Unfortunately many disgruntled students have directed their ire towards those striking, perhaps due to their actions being the most immediately visible, but it can’t be overemphasised enough how reluctant staff are to strike, and how they have been pushed into this by the actions of UUK.
Staff's reluctance is highlighted by Krysten Blackstone, a History tutor at Edinburgh, who told The Tab: "I have thought long and hard about how the strikes will affect my students. I guarantee every other academic in the University has done the same. It is important for students to understand that tutors and lecturers are not participating in this strike lightly."
One form that student’s frustration has taken is that of petitions demanding compensation. The use of petitions as a means of complaint is not new, but seems to have taken off over recent years, even in instances where it is entirely inappropriate and futile. Why students think either of the two parties – a university that has not instigated the strike, and staff fighting against financial punishment – will pay out is beyond me.
Clearly students will lose out because of strike action – that is exactly the point, with Blackstone also commenting: "Of course, this potential disruption is something we are concerned about. Personally, I know I have done all that I can to minimise how it will affect my students, but at the end of the day, the very point of the strike is the disruption. That is how strike action creates change."

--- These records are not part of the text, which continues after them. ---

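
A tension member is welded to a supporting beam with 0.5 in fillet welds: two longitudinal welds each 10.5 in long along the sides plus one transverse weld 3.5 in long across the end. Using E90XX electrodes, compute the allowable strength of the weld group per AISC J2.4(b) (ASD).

R_n/Ω ≈ 234 kips

E90XX → F_EXX = 90 ksi.
t_e = 0.707 × 0.5 = 0.3535 in.
R_nwl = 0.6 × 90 × 0.3535 × 21 = 400.9 kips (longitudinal, 2 welds).
R_nwt = 0.6 × 90 × 0.3535 × 3.5 = 66.81 kips (transverse, base value).
(i) R_nwl + R_nwt = 467.7 kips; (ii) 0.85 R_nwl + 1.5 R_nwt = 441 kips.
R_n = max = 467.7 kips [governs: (i)]; R_n/Ω = 233.8 kips.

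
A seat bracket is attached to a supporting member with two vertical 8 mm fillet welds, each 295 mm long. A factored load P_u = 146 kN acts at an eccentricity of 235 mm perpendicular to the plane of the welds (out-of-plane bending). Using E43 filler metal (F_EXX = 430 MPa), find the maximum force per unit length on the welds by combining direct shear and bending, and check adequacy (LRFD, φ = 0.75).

f_max ≈ 1210 N/mm; NOT adequate

L_w = 2 × 295 = 590 mm; section modulus (unit throat) S = 2 × L²/6 = 29010 mm².
Direct shear f_v = P/L_w = 146×10³/590 = 247.5 N/mm.
Moment M = P × e = 146×10³ × 235 = 34310000 N·mm; bending f_b = M/S = 1183 N/mm.
f_max = √(f_v² + f_b²) = √(247.5² + 1183²) = 1208 N/mm.
φr_n = 0.75 × 0.6 × 430 × (0.707 × 8) = 1094 N/mm → NOT adequate.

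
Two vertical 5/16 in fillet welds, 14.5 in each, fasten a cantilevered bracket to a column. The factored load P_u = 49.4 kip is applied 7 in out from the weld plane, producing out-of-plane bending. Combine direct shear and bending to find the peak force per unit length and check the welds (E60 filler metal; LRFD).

f_max ≈ 5.22 kip/in; adequate

E60XX → F_EXX = 60 ksi.
L_w = 2 × 14.5 = 29 in; section modulus (unit throat) S = 2 × L²/6 = 70.08 in².
Direct shear f_v = P/L_w = 49.4/29 = 1.703 kip/in.
Moment M = P × e = 49.4 × 7 = 345.8 kip·in; bending f_b = M/S = 4.934 kip/in.
f_max = √(f_v² + f_b²) = √(1.703² + 4.934²) = 5.22 kip/in.
φr_n = 0.75 × 0.6 × 60 × (0.707 × 0.3125) = 5.965 kip/in → adequate.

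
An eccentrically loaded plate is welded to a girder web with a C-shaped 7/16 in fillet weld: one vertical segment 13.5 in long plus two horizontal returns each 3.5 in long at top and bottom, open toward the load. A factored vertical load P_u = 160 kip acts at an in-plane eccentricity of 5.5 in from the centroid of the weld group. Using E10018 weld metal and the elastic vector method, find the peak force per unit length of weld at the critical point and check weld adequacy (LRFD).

E100XX → F_EXX = 100 ksi.
Total weld length L_w = 20.5 in. Treat welds as unit-width lines.
Centroid: x̄ = 2×3.5×1.75 / 20.5 = 0.5976 in from the vertical weld.
Polar moment about centroid: J = I_x + I_y = [13.5³/12 + 2×3.5×6.75²] + [13.5×0.5976² + 2(3.5³/12 + 3.5×1.152²)] = 545.2 in³.
Direct shear f_v = P/L_w = 160 / 20.5 = 7.805 kip/in (vertical).
Torsion M = P·e = 160 × 5.5 = 880 kip·in.
Critical point at (x, y) = (2.902, 6.75) from centroid. f_tx = M·y/J = 10.89 kip/in; f_ty = M·x/J = 4.685 kip/in.
Resultant f_max = √[f_tx² + (f_v + f_ty)²] = √[10.89² + (7.805 + 4.685)²] = 16.57 kip/in.
Capacity per unit length: φr_n = 0.75 × 0.6 × 100 × (0.707 × 0.4375) = 13.92 kip/in.
16.57 > 13.92 → NOT adequate.

f_max ≈ 16.6 kip/in; NOT adequate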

Students would be far better off directing their passions towards UUK, demanding their tutors and lecturers are treated fairly and rewarded correctly for their work, with Blackstone suggesting that students would be best placed contacting their Vice Chancellor regarding their concerns.
Whilst it is true that students will lose out, the extent to which this will happen has been blown out of proportion. University learning is a largely independent process, particularly in the case of essays, the non-delaying of which has been a particular point of concern for students. If anything, a strike should actually benefit the essay writing of a stereotypically disorganised student.
In addition to this, the impact on students will be lessened in many instances by the dedication of those striking. Many staff are accommodating out of hours work to support students, and have gone to great lengths to reschedule missed content, once again highlighting that student welfare is central for most staff and that this action is very much a last resort.
Many student reactions to the strike have been disappointingly selfish. These people, if they wish to continue focussing solely on their own self-interest, should bare in mind the fact that a well-treated academic staff can only benefit them.
Many staff are already working hours above and beyond their required commitment, and a blow such as the pensions change risks further demoralisation and an exodus of talented individuals from the sector – particularly at a time when Brexit threatens to encourage staff departures anyway.
So rather than focusing on how 14 days of strike action may negatively impact them, students should shift their focus to the impact this struggle could have on their lecturers and tutors for the rest of their lives. Staff have shown a desire to minimise negative impact by implementing a gradual strike, and the more students show support for the cause, the more likely it is that the strike will not run its full course.
Perhaps the best advice comes from Blackstone herself, who finished her statement by saying: "If they want to help they should make themselves heard and come to the picket line to support us, as we have dedicated our careers to supporting you."